Данная заметка – лишь небольшой вклад в решение проблемы о роли итальянского языка в творчестве русских поэтов, тогда как сама тема затрагивает большинство поэтов XIX–ХХ векoв [76] . Что касается начала ХХ века, то, на мой взгляд, именно творчество проанализированных здесь авторов (в том числе, конечно, и Вяч. Иванова) дает наиболее точное представление об общих поэтических ориентирах эпох, являясь в этом смысле особенно репрезентативным. Сказанное не исключает того, что подобный анализ следует применить к итальянским стихам других крупных поэтов (от Мережковского до Мандельштама и Ходасевича), чтобы создать цельную и органичную картину итальянизмов в «тексте Италии» поэзии русского модернизма.
Литература
Цивьян Т.В. 1990 – К рецепции Италии в русской поэзии начала века: Комаровский // Италия и славянский мир. Советско-итальянский симпозиум. М., 1990: 90—95.

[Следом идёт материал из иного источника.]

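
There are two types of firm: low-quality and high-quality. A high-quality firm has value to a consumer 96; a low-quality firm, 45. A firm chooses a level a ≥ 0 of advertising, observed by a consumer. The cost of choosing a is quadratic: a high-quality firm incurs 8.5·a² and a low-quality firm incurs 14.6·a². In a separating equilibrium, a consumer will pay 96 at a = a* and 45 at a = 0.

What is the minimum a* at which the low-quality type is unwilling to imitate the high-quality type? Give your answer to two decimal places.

1.87

The low-quality type at a = 0 receives 45; imitating at a* yields 96 − 14.6·a*².
Indifference: 45 = 96 − 14.6·a*², so a*² = (96 − 45) / 14.6 ≈ 3.4932.
a* = √3.4932 ≈ 1.87.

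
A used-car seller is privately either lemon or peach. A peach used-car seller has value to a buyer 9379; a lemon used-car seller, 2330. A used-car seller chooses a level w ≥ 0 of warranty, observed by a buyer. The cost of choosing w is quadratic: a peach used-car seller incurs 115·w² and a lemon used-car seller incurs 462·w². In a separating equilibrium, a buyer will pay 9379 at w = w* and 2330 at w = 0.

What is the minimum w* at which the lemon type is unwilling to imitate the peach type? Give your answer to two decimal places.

The lemon type at w = 0 receives 2330; imitating at w* yields 9379 − 462·w*².
Indifference: 2330 = 9379 − 462·w*², so w*² = (9379 − 2330) / 462 ≈ 15.2576.
w* = √15.2576 ≈ 3.91.

3.91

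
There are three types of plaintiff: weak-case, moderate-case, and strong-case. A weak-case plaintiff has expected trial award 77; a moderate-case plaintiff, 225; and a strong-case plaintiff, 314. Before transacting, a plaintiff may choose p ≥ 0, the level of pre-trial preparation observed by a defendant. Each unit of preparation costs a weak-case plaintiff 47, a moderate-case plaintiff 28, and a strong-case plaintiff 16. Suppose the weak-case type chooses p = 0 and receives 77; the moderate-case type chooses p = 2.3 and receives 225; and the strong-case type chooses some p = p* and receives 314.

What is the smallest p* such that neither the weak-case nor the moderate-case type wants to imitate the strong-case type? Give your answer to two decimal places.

5.48

Weak-case type (on-path payoff 77) won't mimic when 77 ≥ 314 − 47·p*, i.e. p* ≥ 5.04.
Moderate-case type (on-path payoff 225 − 28×2.3 = 160.6) won't mimic when 160.6 ≥ 314 − 28·p*, i.e. p* ≥ 5.48.
Both must hold, so p* = max(5.04, 5.48) = 5.48. The moderate-case type's constraint binds.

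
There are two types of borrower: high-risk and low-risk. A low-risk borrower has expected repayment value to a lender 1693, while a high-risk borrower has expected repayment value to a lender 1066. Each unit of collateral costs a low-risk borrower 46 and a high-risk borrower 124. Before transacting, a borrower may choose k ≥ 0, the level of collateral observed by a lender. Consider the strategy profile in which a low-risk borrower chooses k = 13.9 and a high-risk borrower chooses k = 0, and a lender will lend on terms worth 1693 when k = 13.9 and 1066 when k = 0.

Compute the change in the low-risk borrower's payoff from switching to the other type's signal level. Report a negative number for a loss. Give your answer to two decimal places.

12.40

Playing k = 13.9 the low-risk borrower receives 1693 − 46 × 13.9 = 1053.6.
Deviating to k = 0 yields 1066 instead.
Gain from deviating: 1066 − 1053.6 = 12.40.
The gain is positive, so the low-risk type's incentive-compatibility constraint is violated — this profile is not a separating equilibrium.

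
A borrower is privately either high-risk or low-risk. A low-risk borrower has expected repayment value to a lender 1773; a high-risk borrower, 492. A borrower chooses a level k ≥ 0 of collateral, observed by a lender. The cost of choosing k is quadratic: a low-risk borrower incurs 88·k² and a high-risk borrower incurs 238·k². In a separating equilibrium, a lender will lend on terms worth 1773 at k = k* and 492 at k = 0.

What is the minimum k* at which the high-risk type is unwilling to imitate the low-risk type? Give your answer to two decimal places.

The high-risk type at k = 0 receives 492; imitating at k* yields 1773 − 238·k*².
Indifference: 492 = 1773 − 238·k*², so k*² = (1773 − 492) / 238 ≈ 5.3824.
k* = √5.3824 ≈ 2.32.

2.32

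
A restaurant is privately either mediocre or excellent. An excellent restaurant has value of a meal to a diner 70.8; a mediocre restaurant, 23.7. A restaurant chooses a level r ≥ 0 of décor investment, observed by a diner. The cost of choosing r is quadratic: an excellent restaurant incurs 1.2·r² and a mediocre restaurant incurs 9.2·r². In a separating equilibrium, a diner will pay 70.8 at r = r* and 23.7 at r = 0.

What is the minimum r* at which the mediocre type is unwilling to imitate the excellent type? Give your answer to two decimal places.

The mediocre type at r = 0 receives 23.7; imitating at r* yields 70.8 − 9.2·r*².
Indifference: 23.7 = 70.8 − 9.2·r*², so r*² = (70.8 − 23.7) / 9.2 ≈ 5.1196.
r* = √5.1196 ≈ 2.26.

2.26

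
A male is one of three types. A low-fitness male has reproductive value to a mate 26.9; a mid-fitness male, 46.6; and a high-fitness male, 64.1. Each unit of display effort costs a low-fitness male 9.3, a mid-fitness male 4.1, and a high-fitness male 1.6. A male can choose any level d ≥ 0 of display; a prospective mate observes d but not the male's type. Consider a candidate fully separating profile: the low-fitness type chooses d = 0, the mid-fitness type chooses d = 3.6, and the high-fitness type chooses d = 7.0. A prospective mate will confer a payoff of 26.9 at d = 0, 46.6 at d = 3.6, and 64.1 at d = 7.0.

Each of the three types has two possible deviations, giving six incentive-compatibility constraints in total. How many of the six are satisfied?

5

High-fitness (own payoff 64.1 − 1.6×7.0 = 52.9): to d=0 gives 26.9 → no gain ✓; to d=3.6 gives 46.6 − 1.6×3.6 = 40.84 → no gain ✓.
Low-fitness (own payoff 26.9): to d=3.6 gives 46.6 − 9.3×3.6 = 13.12 → no gain ✓; to d=7.0 gives 64.1 − 9.3×7.0 = -1 → no gain ✓.
Mid-fitness (own payoff 46.6 − 4.1×3.6 = 31.84): to d=0 gives 26.9 → no gain ✓; to d=7.0 gives 64.1 − 4.1×7.0 = 35.4 → profitable ✗.
5 of the 6 constraints hold; not an equilibrium.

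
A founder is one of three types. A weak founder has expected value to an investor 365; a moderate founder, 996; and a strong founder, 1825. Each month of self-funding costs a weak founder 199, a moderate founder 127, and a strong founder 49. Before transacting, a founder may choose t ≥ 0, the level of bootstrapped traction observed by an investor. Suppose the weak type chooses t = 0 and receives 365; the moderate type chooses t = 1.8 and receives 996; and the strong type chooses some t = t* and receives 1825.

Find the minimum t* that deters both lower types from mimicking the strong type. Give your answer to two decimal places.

Weak type (on-path payoff 365) won't mimic when 365 ≥ 1825 − 199·t*, i.e. t* ≥ 7.34.
Moderate type (on-path payoff 996 − 127×1.8 = 767.4) won't mimic when 767.4 ≥ 1825 − 127·t*, i.e. t* ≥ 8.33.
Both must hold, so t* = max(7.34, 8.33) = 8.33. The moderate type's constraint binds.

8.33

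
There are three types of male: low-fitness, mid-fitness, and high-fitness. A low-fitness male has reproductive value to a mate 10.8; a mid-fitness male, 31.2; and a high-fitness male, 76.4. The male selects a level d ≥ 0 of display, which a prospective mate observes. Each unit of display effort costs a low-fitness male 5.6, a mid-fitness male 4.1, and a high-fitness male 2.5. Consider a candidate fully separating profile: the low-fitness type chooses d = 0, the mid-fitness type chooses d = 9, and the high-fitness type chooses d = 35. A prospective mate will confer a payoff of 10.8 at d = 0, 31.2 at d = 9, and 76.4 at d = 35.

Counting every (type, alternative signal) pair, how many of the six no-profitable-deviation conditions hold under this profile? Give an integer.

3

Mid-fitness (own payoff 31.2 − 4.1×9 = -5.7): to d=0 gives 10.8 → profitable ✗; to d=35 gives 76.4 − 4.1×35 = -67.1 → no gain ✓.
Low-fitness (own payoff 10.8): to d=9 gives 31.2 − 5.6×9 = -19.2 → no gain ✓; to d=35 gives 76.4 − 5.6×35 = -119.6 → no gain ✓.
High-fitness (own payoff 76.4 − 2.5×35 = -11.1): to d=0 gives 10.8 → profitable ✗; to d=9 gives 31.2 − 2.5×9 = 8.7 → profitable ✗.
3 of the 6 constraints hold; not an equilibrium.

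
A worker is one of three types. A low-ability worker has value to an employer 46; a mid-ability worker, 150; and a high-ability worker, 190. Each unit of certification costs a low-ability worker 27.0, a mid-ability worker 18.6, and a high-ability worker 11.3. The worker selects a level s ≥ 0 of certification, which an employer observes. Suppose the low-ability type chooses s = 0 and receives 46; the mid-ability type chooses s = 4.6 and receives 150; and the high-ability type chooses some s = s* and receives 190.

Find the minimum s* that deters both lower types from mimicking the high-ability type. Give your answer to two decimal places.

Mid-ability type (on-path payoff 150 − 18.6×4.6 = 64.44) won't mimic when 64.44 ≥ 190 − 18.6·s*, i.e. s* ≥ 6.75.
Low-ability type (on-path payoff 46) won't mimic when 46 ≥ 190 − 27.0·s*, i.e. s* ≥ 5.33.
Both must hold, so s* = max(5.33, 6.75) = 6.75. The mid-ability type's constraint binds.

6.75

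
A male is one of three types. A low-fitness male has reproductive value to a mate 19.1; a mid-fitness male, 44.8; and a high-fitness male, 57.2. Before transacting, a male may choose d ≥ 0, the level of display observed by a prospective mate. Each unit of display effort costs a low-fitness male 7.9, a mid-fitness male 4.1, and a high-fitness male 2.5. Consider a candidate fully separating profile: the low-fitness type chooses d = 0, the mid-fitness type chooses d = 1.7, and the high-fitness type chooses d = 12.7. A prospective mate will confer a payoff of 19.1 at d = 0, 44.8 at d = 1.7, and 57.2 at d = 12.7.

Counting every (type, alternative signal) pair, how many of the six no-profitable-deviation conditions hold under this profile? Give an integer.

4

High-fitness (own payoff 57.2 − 2.5×12.7 = 25.45): to d=0 gives 19.1 → no gain ✓; to d=1.7 gives 44.8 − 2.5×1.7 = 40.55 → profitable ✗.
Low-fitness (own payoff 19.1): to d=1.7 gives 44.8 − 7.9×1.7 = 31.37 → profitable ✗; to d=12.7 gives 57.2 − 7.9×12.7 = -43.13 → no gain ✓.
Mid-fitness (own payoff 44.8 − 4.1×1.7 = 37.83): to d=0 gives 19.1 → no gain ✓; to d=12.7 gives 57.2 − 4.1×12.7 = 5.13 → no gain ✓.
4 of the 6 constraints hold; not an equilibrium.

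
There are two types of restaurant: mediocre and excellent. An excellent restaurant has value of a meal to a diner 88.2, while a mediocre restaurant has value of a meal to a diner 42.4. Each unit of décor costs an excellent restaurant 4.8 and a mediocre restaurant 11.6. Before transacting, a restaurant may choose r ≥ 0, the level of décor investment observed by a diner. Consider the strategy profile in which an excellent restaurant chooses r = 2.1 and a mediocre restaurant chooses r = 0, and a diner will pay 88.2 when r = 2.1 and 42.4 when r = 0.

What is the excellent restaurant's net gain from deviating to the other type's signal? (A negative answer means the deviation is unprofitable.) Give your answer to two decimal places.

-35.72

Playing r = 2.1 the excellent restaurant receives 88.2 − 4.8 × 2.1 = 78.12.
Deviating to r = 0 yields 42.4 instead.
Gain from deviating: 42.4 − 78.12 = -35.72.
The gain is negative, so the excellent type's incentive-compatibility constraint is satisfied.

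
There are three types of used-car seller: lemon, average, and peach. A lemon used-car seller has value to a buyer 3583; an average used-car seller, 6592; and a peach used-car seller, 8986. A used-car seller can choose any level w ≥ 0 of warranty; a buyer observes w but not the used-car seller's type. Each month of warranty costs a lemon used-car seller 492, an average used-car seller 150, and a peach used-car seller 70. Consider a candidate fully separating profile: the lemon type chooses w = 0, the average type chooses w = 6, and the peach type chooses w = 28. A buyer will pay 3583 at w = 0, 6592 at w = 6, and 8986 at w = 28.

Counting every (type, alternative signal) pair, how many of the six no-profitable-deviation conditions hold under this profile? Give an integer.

5

Lemon (own payoff 3583): to w=6 gives 6592 − 492×6 = 3640 → profitable ✗; to w=28 gives 8986 − 492×28 = -4790 → no gain ✓.
Average (own payoff 6592 − 150×6 = 5692): to w=0 gives 3583 → no gain ✓; to w=28 gives 8986 − 150×28 = 4786 → no gain ✓.
Peach (own payoff 8986 − 70×28 = 7026): to w=0 gives 3583 → no gain ✓; to w=6 gives 6592 − 70×6 = 6172 → no gain ✓.
5 of the 6 constraints hold; not an equilibrium.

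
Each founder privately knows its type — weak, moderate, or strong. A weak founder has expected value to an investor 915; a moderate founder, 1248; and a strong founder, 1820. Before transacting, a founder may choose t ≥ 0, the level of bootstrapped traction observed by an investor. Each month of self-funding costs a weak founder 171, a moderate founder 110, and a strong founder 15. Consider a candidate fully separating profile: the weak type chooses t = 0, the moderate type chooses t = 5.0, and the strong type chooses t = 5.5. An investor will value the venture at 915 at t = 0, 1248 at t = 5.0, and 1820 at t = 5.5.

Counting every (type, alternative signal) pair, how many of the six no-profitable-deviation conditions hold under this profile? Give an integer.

Strong (own payoff 1820 − 15×5.5 = 1737.5): to t=0 gives 915 → no gain ✓; to t=5.0 gives 1248 − 15×5.0 = 1173 → no gain ✓.
Weak (own payoff 915): to t=5.0 gives 1248 − 171×5.0 = 393 → no gain ✓; to t=5.5 gives 1820 − 171×5.5 = 879.5 → no gain ✓.
Moderate (own payoff 1248 − 110×5.0 = 698): to t=0 gives 915 → profitable ✗; to t=5.5 gives 1820 − 110×5.5 = 1215 → profitable ✗.
4 of the 6 constraints hold; not an equilibrium.

4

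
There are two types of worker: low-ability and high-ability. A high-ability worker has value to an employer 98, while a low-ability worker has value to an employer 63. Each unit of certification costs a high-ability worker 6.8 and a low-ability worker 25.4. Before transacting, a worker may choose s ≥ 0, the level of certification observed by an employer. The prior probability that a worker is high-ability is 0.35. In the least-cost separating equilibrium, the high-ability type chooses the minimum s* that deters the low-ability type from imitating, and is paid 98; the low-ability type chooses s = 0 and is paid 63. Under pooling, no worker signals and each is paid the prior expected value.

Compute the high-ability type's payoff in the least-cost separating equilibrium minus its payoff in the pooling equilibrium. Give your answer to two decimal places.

13.38

Least-cost separating signal: s* solves 63 = 98 − 25.4·s*, so s* = (98 − 63)/25.4 ≈ 1.3780.
High-ability type's separating payoff: 98 − 6.8 × s* = 98 − 6.8 × (98 − 63)/25.4 = 98 − 238/25.4 ≈ 88.6299.
Pooling payoff: 0.35 × 98 + 0.65 × 63 = 75.25.
Difference: 88.6299 − 75.25 = 13.3799, i.e. 13.38 to two decimal places.
The high-ability type prefers to separate.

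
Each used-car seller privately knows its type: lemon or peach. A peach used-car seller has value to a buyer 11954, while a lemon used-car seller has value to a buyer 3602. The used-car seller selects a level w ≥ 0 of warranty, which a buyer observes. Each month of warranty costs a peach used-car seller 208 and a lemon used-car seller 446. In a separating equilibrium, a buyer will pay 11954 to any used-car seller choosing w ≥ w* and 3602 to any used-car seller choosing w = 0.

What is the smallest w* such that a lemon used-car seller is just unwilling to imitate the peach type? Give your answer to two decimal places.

18.73

A lemon used-car seller choosing w = 0 receives 3602.
Imitating at w* instead would pay 11954 at cost 446·w*, netting 11954 − 446·w*.
Indifference: 3602 = 11954 − 446·w*, so w* = (11954 − 3602) / 446 ≈ 18.73.
This is the lemon type's binding incentive-compatibility constraint; any w ≥ 18.73 sustains separation on that side.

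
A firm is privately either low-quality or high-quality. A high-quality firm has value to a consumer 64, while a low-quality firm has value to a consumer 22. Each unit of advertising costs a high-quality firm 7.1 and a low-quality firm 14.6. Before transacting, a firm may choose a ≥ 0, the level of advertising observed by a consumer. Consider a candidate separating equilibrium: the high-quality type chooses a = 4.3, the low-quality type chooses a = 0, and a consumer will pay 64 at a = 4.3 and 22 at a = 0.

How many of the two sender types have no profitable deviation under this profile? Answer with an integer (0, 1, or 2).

2

Low-quality type: stay at 0 → 22; mimic → 64 − 14.6 × 4.3 = 1.22. IC holds (22 ≥ 1.22).
High-quality type: signal → 64 − 7.1 × 4.3 = 33.47; deviate to 0 → 22. IC holds (33.47 ≥ 22).
2 of 2 constraints hold, so this is a separating equilibrium.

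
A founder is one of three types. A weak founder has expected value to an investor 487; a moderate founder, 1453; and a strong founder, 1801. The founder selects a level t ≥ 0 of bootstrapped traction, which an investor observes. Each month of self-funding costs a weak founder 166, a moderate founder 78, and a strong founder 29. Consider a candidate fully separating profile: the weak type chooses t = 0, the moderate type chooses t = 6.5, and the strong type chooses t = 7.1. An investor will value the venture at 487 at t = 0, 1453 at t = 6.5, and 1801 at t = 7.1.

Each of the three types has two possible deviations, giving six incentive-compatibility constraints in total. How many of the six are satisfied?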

Цивьян Т.В. 1996 – Странствие Ахматовой в ее Италии // La Pietrobur-go di Anna Ahmatova. Bologna, 1996: 48—53.
Цивьян Т.В. 1997 – «Образ Италии» и «образ России» в последнем стихотворении Баратынского // Archivio italo-russo. Русско-итальянский архив. Trento, 1997: 85—97.
Цивьян Т.В. 2006 – «Умопостигаемая Италия» Комаровского //
B. Комаровский. Стихотворения. Проза. Письма. Материалы к биографии. СПб., 2000: 443—453.